Ready to start experiments!

Next steps:
1. Setup codebase: /orion-setup <repo-url>
2. Or start directly: /ralph-loop research/research-prd.json

Recommended command:
/ralph-loop "Test hypotheses in research/research-prd.json. For each: implement, subset test, full test if promising, document learnings. Output <promise>RESEARCH_COMPLETE</promise> when target achieved or all hypotheses tested." --max-iterations 50 --completion-promise "RESEARCH_COMPLETE"

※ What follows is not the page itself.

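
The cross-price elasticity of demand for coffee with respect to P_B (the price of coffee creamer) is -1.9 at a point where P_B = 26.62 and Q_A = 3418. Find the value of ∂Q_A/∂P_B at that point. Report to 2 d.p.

-243.96

ε = (∂Q_A/∂P_B)·(P_B/Q_A) ⇒ ∂Q_A/∂P_B = ε·Q_A/P_B = -1.9 × 3418/26.62 ≈ -243.96.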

Hypothesis Quality Guidelines

Good Hypotheses

Atomic: One testable change
Grounded: Based on literature, domain knowledge, or clear reasoning
Measurable: Clear success criterion
Implementable: Specific code/config changes defined

Bad Hypotheses (avoid)

"Make it better" - too vague
"Try everything" - not atomic
"I feel like this might work" - needs grounding
"Rewrite the whole system" - too complex

Priority Scoring

Priority = Impact × (1 / Complexity)

Impact:
- High (3): Could achieve target alone
- Medium (2): Meaningful improvement expected
- Low (1): Incremental improvement

Complexity:
- Low (1): Config change or small code edit
- Medium (2): New component or significant changes
- High (3): Major architecture change

Tools Used

Read: Load all skill files
Write: Create PRD files
EnterPlanMode/ExitPlanMode: Planning workflow
AskUserQuestion: Hypothesis curation

Integration with Ralph Loop

After this command, run:

/ralph-loop "Implement research hypotheses from research/research-prd.json..." --max-iterations 50

Ralph will:

Read research-prd.json
For each hypothesis:
- Create branch
- Implement changes
- Run subset test
- Run full test if promising
- Document learnings
- Update status
Continue until target or exhausted